The key: Maintain your outside pursuits, however minor the effort. In my own case, selling my first startup didn't land me in early retirement, but it did bring up many emotional issues on how a major part of my life was now gone. Imagine if it had been longer than a year of my life - and imagine if I had sacrificed being a present father, husband and friend along the way.
2. Your sacrifice now doesn't increase your chances of happiness later. Heinemeier notes that he and Basecamp co-founder Jason Fried manage the wildly successful company on a 40-hour a week schedule. Forty hours! There are administrative assistants that clock in more hours. Heinemeier, Ferriss and even I have met many an entrepreneur that believe sacrificing everything for seven to 10 years means that you'll find success and the ever-elusive happiness at the end. But there is no guarantee that you'll live to see it, nor that it will actually be there when you get there.
The key: Now is all you've got. If your quality of life sucks now, then, after a decade, you'll be in the habit of burnout, hypertension, depression or any other aliments your body become accustom to. Better to take things day by day and pull in as much enjoyment within the time you have, which is a major premise of Heinemeier and Fried's wonderful book Rework as well as my own best-selling series, The Bite-Sized Entrepreneur.
3. Focus on process, not success. Success is often a deceptively vague outcome. If your goal is to be rich, then do you have a number in mind, and rich compared to whom, exactly? If your goal is to be famous, then is it to the world, to strangers on the street or to a handful of people who matter to you? And, as I've confessed recently, reaching goals is elusive because ambitious people always move the goal post as soon as they near meeting it.
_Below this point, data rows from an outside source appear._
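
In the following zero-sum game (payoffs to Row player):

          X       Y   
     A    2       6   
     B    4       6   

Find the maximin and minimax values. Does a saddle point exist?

Maximin = 4, Minimax = 4, Saddle: True

Work:
Row minimums: [2, 4] → maximin = 4
Column maximums: [4, 6] → minimax = 4
Saddle point exists! Game value = 4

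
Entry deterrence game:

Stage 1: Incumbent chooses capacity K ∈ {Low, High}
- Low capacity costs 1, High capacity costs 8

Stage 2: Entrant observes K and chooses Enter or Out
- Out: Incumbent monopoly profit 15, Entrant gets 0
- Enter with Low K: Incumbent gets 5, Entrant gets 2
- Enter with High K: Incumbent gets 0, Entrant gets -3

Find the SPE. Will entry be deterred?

SPE: (High, Enter|Low, Out|High); Entry deterred. Incumbent net profit = 7

Work:
After Low K: Entrant enters (2 > 0)
After High K: Entrant stays out (-3 < 0)
Incumbent: Low → 5−1=4, High → 15−8=7
Incumbent chooses High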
The key: Focus on the parts of the journey/struggle that motivate you, as they will be the same whether you have financial success or not. Heinemeier says that he enjoys himself the most when nurturing his now-ubiquitous programming language Ruby on Rails or working with his long-time business partner Fried - just like, as he notes, when he was broke living in a tiny Copenhagen apartment. The happiest among us do what we love now because we recognize where we feel the most alive, and, for better or worse, recognize that money won't change that basic principle.